Singapore Exchange (SGX) has welcomed the listing of T2023-S$ Temasek Bond, the first Temasek Bond that is open to retail investors in Singapore. The retail bond was issued by Temasek Holdings (Private) Limited (“Temasek”)’s wholly-owned subsidiary, Temasek Financial (IV) Private Limited, under its S$5 billion Guaranteed Medium Term Note Programme.
The new five-year T2023-S$ Temasek Bond, which is guaranteed by Temasek, offers a fixed interest rate of 2.7% per annum payable every six months. The offer comprised an up-sized S$300 million tranche for retail investors, with another S$200 million placement to institutional, accredited and other specified investors.

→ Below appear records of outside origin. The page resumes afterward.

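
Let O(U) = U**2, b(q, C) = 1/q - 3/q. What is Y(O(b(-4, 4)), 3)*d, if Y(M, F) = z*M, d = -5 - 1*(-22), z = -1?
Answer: -17/4 ≈ -4.2500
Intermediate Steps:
b(q, C) = -2/q (b(q, C) = 1/q - 3/q = -2/q)
d = 17 (d = -5 + 22 = 17)
Y(M, F) = -M
Y(O(b(-4, 4)), 3)*d = -(-2/(-4))**2*17 = -(-2*(-1/4))**2*17 = -(1/2)**2*17 = -1*1/4*17 = -1/4*17 = -17/4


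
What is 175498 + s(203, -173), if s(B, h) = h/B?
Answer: 35625921/203 ≈ 1.7550e+5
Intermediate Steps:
s(B, h) = h/B
175498 + s(203, -173) = 175498 - 173/203 = 35625921/203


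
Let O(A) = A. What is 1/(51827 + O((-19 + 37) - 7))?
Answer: 1/51838 ≈ 1.9291e-5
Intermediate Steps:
1/(51827 + O((-19 + 37) - 7)) = 1/(51827 + ((-19 + 37) - 7)) = 1/(51827 + (18 - 7)) = 1/(51827 + 11) = 1/51838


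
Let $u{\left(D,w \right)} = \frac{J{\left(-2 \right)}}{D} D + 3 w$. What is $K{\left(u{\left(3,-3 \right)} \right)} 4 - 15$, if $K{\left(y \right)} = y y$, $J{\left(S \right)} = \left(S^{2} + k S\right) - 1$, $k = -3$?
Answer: $-15$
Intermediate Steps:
$J{\left(S \right)} = -1 + S^{2} - 3 S$ ($J{\left(S \right)} = \left(S^{2} - 3 S\right) - 1 = -1 + S^{2} - 3 S$)
$u{\left(D,w \right)} = 9 + 3 w$ ($u{\left(D,w \right)} = \frac{-1 + \left(-2\right)^{2} - -6}{D} D + 3 w = \frac{-1 + 4 + 6}{D} D + 3 w = \frac{9}{D} D + 3 w = 9 + 3 w$)
$K{\left(y \right)} = y^{2}$
$K{\left(u{\left(3,-3 \right)} \right)} 4 - 15 = \left(9 + 3 \left(-3\right)\right)^{2} \cdot 4 - 15 = \left(9 - 9\right)^{2} \cdot 4 - 15 = 0^{2} \cdot 4 - 15 = 0 \cdot 4 - 15 = 0 - 15 = -15$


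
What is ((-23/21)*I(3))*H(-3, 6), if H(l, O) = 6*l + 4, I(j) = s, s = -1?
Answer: -46/3 ≈ -15.333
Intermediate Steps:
I(j) = -1
H(l, O) = 4 + 6*l
((-23/21)*I(3))*H(-3, 6) = (-23/21*(-1))*(4 + 6*(-3)) = (-23*1/21*(-1))*(4 - 18) = -23/21*(-1)*(-14) = (23/21)*(-14) = -46/3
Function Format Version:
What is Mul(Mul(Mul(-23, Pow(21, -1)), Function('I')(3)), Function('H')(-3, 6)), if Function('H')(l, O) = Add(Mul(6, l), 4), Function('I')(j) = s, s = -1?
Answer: Rational(-46, 3) ≈ -15.333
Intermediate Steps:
Function('I')(j) = -1
Function('H')(l, O) = Add(4, Mul(6, l))
Mul(Mul(Mul(-23, Pow(21, -1)), Function('I')(3)), Function('H')(-3, 6)) = Mul(Mul(Mul(-23, Pow(21, -1)), -1), Add(4, Mul(6, -3))) = Mul(Mul(Mul(-23, Rational(1, 21)), -1), Add(4, -18)) = Mul(Mul(Rational(-23, 21), -1), -14) = Mul(Rational(23, 21), -14) = Rational(-46, 3)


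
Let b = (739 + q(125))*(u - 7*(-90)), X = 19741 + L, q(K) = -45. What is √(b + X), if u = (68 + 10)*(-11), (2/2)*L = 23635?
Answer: 14*I*√586 ≈ 338.9*I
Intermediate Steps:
L = 23635
X = 43376 (X = 19741 + 23635 = 43376)
u = -858 (u = 78*(-11) = -858)
b = -158232 (b = (739 - 45)*(-858 - 7*(-90)) = 694*(-858 + 630) = 694*(-228) = -158232)
√(b + X) = √(-158232 + 43376) = √(-114856) = 14*I*√586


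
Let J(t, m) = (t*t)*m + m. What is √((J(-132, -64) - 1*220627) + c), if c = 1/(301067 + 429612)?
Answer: 42*I*√404301067408427/730679 ≈ 1155.8*I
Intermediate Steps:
J(t, m) = m + m*t² (J(t, m) = t²*m + m = m*t² + m = m + m*t²)
c = 1/730679 ≈ 1.3686e-6
√((J(-132, -64) - 1*220627) + c) = √((-64*(1 + (-132)²) - 1*220627) + 1/730679) = √((-64*(1 + 17424) - 220627) + 1/730679) = √((-64*17425 - 220627) + 1/730679) = √((-1115200 - 220627) + 1/730679) = √(-1335827 + 1/730679) = √(-976060736532/730679) = 42*I*√404301067408427/730679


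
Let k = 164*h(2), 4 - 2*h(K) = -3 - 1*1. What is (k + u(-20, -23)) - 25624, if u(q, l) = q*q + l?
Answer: -24591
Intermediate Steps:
u(q, l) = l + q² (u(q, l) = q² + l = l + q²)
h(K) = 4 (h(K) = 2 - (-3 - 1*1)/2 = 2 - (-3 - 1)/2 = 2 - ½*(-4) = 2 + 2 = 4)
k = 656 (k = 164*4 = 656)
(k + u(-20, -23)) - 25624 = (656 + (-23 + (-20)²)) - 25624 = (656 + (-23 + 400)) - 25624 = (656 + 377) - 25624 = 1033 - 25624 = -24591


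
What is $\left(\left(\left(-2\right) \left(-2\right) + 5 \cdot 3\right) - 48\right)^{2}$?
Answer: $841$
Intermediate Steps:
$\left(\left(\left(-2\right) \left(-2\right) + 5 \cdot 3\right) - 48\right)^{2} = \left(\left(4 + 15\right) - 48\right)^{2} = \left(19 - 48\right)^{2} = \left(-29\right)^{2} = 841$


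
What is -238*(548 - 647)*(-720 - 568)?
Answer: -30347856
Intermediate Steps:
-238*(548 - 647)*(-720 - 568) = -(-23562)*(-1288) = -238*127512 = -30347856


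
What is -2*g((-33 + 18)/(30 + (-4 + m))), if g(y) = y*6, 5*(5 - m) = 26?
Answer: 300/43 ≈ 6.9767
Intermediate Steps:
m = -1/5 (m = 5 - 1/5*26 = 5 - 26/5 = -1/5 ≈ -0.20000)
g(y) = 6*y
-2*g((-33 + 18)/(30 + (-4 + m))) = -12*(-33 + 18)/(30 + (-4 - 1/5)) = -12*(-15/(30 - 21/5)) = -12*(-15/129/5) = -12*(-15*5/129) = -12*(-25)/43 = -2*(-150/43) = 300/43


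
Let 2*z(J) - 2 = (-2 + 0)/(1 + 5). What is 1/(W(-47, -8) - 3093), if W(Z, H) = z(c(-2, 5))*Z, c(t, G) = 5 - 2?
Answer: -6/18793 ≈ -0.00031927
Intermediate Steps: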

The first Temasek bond with a retail tranche garnered strong interest, receiving a subscription rate of about five times the final public offer size of S$300 million, or over eight times the initial retail tranche of S$200 million. The institutional tranche was over seven times subscribed.
Ms Leong Wai Leng, Chief Financial Officer of Temasek, said:
We would like to thank all the applicants for their support for our T2023-S$ Temasek Bond. We appreciate the confidence they have all shown in us. The demand for both the Public Offer and the Placement was robust, amounting in aggregate to about S$3 billion. In particular, we very much welcome members of the public who applied under our inaugural Public Offer. We are pleased to provide Singapore retail investors an opportunity to invest in a Temasek Bond. We very much welcome our first retail investors as a new set of stakeholders for Temasek.
Chew Sutat, Head of Equities and Fixed Income, SGX, added:
We are pleased to welcome the listing of Temasek’s inaugural retail bond, which marks the first time retail participants can invest in corporate bonds through their investible CPF savings. The robust demand for Temasek’s bonds reflects a strong investor appetite in Singapore’s retail bond market, and we look forward to more issuers participating in our market.
The T2023-S$ Temasek Bond will start trading on SGX from today.